I've read the mortality rate of those being admitted to hospital has reduced from 30% during March/April to 14% now. Can you summarise the reasons why the mortality rate has halved?

I know that we're using Dexamethasone when patients need oxygen but I've also heard mention of a more 'holistic approach' that has helped to save lives in contrast to the focus on the lungs earlier on in the pandemic.


Quote (Thor123422 @ Oct 16 2020 12:32pm)
New disease needs time to figure out how to actually treat critical patients with it.

Doctors see it more -> Doctors get experience treating it -> Death rate goes down


Seasonal variability in vitamin D levels rises in the summer: https://www.ncbi.nlm.nih.gov/pmc/articles/PMC4512566/

Quote
Repeated serum samples were collected from the thrombocyte donors to study the intra-individual variations in S-25(OH)D. S-25(OH)D varied greatly over the year correlating with the intensity of the UV-B irradiation (rS = 0.326; p < 0.001).
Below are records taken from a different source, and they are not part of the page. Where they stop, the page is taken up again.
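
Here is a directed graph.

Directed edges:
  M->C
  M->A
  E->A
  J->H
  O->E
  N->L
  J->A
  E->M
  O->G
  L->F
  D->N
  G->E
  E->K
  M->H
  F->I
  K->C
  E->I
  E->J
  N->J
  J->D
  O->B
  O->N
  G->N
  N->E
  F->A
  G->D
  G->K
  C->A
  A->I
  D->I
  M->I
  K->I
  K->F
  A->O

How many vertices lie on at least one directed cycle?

12

A vertex is on a directed cycle iff it belongs to a strongly connected component of size ≥ 2 (or has a self-loop).
The vertices on cycles are {A, C, D, E, F, G, J, K, L, M, N, O} — 12 in total.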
During January–March, a S-25(OH)D level below the thresholds of 50 and 75 nmol/L was observed in 58 and 88 %, respectively, and during July–September in 11 and 50 % (p < 0.001). S-25(OH)D was negatively correlated with body mass index and S-iPTH, but was significantly higher in holiday makers in sunny destinations, sunbed users, non-smokers, and in the physically active. The intra-individual analyses showed a mean increase in S-25(OH)D by 8 nmol/L/month between April and August.


This study states that there is a 54% increase in Covid19 infections amongst people with vitamin D levels that fall below 20ng/ml (deficient): https://journals.plos.org/plosone/article?id=10.1371/journal.pone.0239252

Quote
These results demonstrate an inverse relationship between circulating 25(OH)D levels and SARS-CoV-2 positivity. For the entire population those who had a circulating level of 25(OH)D <20 ng/mL had a 54% higher positivity rate compared to those who had a blood level of 30–34 ng/mL. The risk of SARS-CoV-2 positivity continued to decline until the serum levels reached 55 ng/mL. This finding is not surprising, given the established inverse relationship between risk of respiratory viral pathogens, including influenza, and 25(OH)D levels [14–16]. Vitamin D supplementation may reduce acute respiratory infections, especially in people with vitamin D deficiency [17]. A previous study found that each 4 ng/mL increase in circulating 25(OH)D levels was associated with a 7% decreased risk of seasonal infection, a decrement of approximately 1.75% per ng/mL [18]. This is remarkably similar to the 1.6% lower risk of SARS-CoV-2 positivity per ng/mL found in our adjusted multivariable model.


That's my story and I'm sticking to it.